Posted to common-user@hadoop.apache.org by Sugandha Naolekar <su...@gmail.com> on 2009/08/18 13:10:53 UTC

Rack Awareness!

 Hello!


 I have 6 nodes and I want to configure them in racks. Below are the details
of machines::





  *Name of the machine* *IP's* *Roles Played*




 namenode 10.20.220.30 namenode
 jobsec 10.20.220.31 jobtracker and secondaryNN
 repository1 10.20.220.35 DN and TT -1  repository2 10.20.220.78 DN and TT
-2  repository3 10.20.220.71 DN and TT -3  repository4 10.20.220.74 DN and
TT -4


Now, I want to configure first three Datanodes(35,78,71) in rack 1 of
jobtracker and the 4th DN(74) in rack2 of jobtracker(jobsec here). Thus,
here jobsec is in a way datacenter,right?
Below is the python script written. please let me know, whether it is
correct or not.
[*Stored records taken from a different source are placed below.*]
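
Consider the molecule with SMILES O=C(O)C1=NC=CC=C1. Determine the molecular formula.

C6H5NO2

Walk through each heavy atom and fill implicit hydrogens from standard valence (C 4, N 3, O 2, S 2, halogen 1):
  atom 1: O, bond orders sum to 2 (valence 2) → 0 H
  atom 2: C, bond orders sum to 4 (valence 4) → 0 H
  atom 3: O, bond orders sum to 1 (valence 2) → 1 H
  atom 4: C, bond orders sum to 4 (valence 4) → 0 H
  atom 5: N, bond orders sum to 3 (valence 3) → 0 H
  atom 6: C, bond orders sum to 3 (valence 4) → 1 H
  atom 7: C, bond orders sum to 3 (valence 4) → 1 H
  atom 8: C, bond orders sum to 3 (valence 4) → 1 H
  atom 9: C, bond orders sum to 3 (valence 4) → 1 H
Totals → C:6, H:5, N:1, O:2.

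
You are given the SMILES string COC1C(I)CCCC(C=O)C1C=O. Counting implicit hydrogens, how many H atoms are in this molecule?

Walk through each heavy atom and fill implicit hydrogens from standard valence (C 4, N 3, O 2, S 2, halogen 1):
  atom 1: C, bond orders sum to 1 (valence 4) → 3 H
  atom 2: O, bond orders sum to 2 (valence 2) → 0 H
  atom 3: C, bond orders sum to 3 (valence 4) → 1 H
  atom 4: C, bond orders sum to 3 (valence 4) → 1 H
  atom 5: I (halogen, monovalent) → 0 H
  atom 6: C, bond orders sum to 2 (valence 4) → 2 H
  atom 7: C, bond orders sum to 2 (valence 4) → 2 H
  atom 8: C, bond orders sum to 2 (valence 4) → 2 H
  atom 9: C, bond orders sum to 3 (valence 4) → 1 H
  atom 10: C, bond orders sum to 3 (valence 4) → 1 H
  atom 11: O, bond orders sum to 2 (valence 2) → 0 H
  atom 12: C, bond orders sum to 3 (valence 4) → 1 H
  atom 13: C, bond orders sum to 3 (valence 4) → 1 H
  atom 14: O, bond orders sum to 2 (valence 2) → 0 H
Total hydrogens: 15.

15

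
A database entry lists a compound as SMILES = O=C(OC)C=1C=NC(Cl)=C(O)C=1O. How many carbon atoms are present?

Count every carbon token in the SMILES (each C, including those in ring-closure positions and inside branches).
Carbon count: 7.

7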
Also, just by setting this file's value in specified tag in
hadoop-site.xml, the script will get invoked? The machines wd automaricaly
get configured as per the topology mentioned in script???

#!/usr/bin/env python

'''
This script used by hadoop to determine network/rack topology.  It
should be specified in hadoop-site.xml via topology.script.file.name
Property.

<property>
  name>topology.script.file.name</name>
 <value>/home/hadoop/topology.py</value>
</property>
'''

import sys
from string import join




DEFAULT_RACK = '/default/rack0';

RACK_MAP =
{
    '10.20.220.35' : '/jobsec/rack1',
    '10.20.220.78' : '/jobsec/rack1',
    '10.20.220.71' : '/jobsec/rack1',

    '10.20.220.74' : '/jobsec/rack2',
}

if len(sys.argv)==1:
     print DEFAULT_RACK
else:
     print join([RACK_MAP.get(i, DEFAULT_RACK) for i in sys.argv[1:]]," ")


-- 
Regards!
Sugandha